Great campus design starts in the planning process by developing the right program for the right problem. I like to partner with clients before they even decide on a building program. By engaging with campus leadership, students and faculty in an ongoing dialogue, architects can help colleges envision the best program and facility solutions for their needs.

This early dialogue helps set the tone, redefine the problem, and outline potential options. Perhaps the solution is a new building, or maybe it is a renovation or addition or shared space. Through planning, campus leadership can envision the kind of spaces they need and how those spaces can serve multiple purposes. This enables them to better target financial resources that will actually give them more than they originally imagined.
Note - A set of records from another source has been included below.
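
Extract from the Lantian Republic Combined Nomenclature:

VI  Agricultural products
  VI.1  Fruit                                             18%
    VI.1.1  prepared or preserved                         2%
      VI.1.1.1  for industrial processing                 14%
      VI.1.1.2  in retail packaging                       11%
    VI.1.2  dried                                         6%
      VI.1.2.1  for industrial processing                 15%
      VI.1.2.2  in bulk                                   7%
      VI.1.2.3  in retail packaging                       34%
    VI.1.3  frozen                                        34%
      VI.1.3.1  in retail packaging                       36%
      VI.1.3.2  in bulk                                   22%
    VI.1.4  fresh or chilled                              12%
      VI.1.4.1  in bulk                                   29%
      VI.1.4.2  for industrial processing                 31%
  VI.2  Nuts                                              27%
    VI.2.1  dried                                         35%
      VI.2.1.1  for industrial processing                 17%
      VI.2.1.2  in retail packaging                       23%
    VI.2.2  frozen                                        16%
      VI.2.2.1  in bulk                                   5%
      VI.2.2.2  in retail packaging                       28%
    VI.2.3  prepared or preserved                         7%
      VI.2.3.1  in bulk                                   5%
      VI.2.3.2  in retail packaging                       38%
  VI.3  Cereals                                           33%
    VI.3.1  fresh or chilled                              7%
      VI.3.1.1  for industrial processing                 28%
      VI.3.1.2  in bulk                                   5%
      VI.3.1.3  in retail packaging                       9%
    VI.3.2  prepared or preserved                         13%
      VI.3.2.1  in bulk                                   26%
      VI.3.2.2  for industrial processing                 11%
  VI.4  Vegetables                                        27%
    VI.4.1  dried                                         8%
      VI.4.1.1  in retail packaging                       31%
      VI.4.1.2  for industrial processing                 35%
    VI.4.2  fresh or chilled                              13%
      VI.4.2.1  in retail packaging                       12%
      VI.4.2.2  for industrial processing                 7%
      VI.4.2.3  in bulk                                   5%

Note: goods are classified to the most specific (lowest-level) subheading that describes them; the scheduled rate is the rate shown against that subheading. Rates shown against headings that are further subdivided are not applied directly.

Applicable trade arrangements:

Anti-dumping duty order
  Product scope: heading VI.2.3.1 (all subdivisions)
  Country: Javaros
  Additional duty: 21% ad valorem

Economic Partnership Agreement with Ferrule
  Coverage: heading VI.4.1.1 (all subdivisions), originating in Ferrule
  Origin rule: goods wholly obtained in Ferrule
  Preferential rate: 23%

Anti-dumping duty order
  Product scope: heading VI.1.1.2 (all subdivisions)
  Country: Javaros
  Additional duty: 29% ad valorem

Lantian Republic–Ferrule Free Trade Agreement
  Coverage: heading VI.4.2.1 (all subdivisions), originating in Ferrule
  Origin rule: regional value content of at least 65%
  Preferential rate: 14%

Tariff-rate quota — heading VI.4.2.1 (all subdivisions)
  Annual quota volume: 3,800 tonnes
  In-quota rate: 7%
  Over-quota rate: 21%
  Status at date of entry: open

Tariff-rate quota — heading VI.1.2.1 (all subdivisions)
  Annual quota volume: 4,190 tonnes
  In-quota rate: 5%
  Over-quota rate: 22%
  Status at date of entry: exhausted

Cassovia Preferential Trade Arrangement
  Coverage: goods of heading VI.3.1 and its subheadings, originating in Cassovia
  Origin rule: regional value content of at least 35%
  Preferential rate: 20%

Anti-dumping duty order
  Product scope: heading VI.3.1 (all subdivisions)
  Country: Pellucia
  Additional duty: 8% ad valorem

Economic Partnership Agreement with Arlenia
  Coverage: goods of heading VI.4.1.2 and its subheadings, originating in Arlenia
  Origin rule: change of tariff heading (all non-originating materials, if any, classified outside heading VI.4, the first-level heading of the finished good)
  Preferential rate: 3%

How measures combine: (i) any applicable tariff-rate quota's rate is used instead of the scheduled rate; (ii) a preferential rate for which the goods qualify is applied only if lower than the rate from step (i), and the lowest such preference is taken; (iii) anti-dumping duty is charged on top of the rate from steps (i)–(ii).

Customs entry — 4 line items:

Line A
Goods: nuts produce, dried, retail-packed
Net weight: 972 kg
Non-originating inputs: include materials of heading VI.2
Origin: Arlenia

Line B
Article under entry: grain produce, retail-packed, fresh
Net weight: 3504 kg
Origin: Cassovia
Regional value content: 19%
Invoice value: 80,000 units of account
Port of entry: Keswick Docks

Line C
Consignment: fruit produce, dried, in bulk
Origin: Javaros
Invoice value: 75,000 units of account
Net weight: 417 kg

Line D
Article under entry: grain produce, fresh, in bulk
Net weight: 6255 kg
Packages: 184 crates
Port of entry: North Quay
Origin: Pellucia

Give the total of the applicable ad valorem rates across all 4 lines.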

Planning is really about being smart with resources.

What is your ideal campus project?

Often the most interesting buildings defy categorization and blur the boundaries between building types.

The Jacobs Institute for Design Innovation at the University of California Berkeley, for instance, is housed in a flexible hub that supports coursework, clubs, competitions and design investigation with a series of studios, labs and shared spaces, designed by colleagues at a San Francisco firm. Similarly, traditional campus buildings such as libraries, arts centers and science buildings are being planned to encourage cross-disciplinary dialogue through shared spaces and more interactive teaching models that encourage campus-wide and community-wide engagement.

There is a need to anticipate future adaptability in campus architecture. But the answer is not to create a big warehouse–but to create the right level of flexibility for student exploration within an armature for change to occur.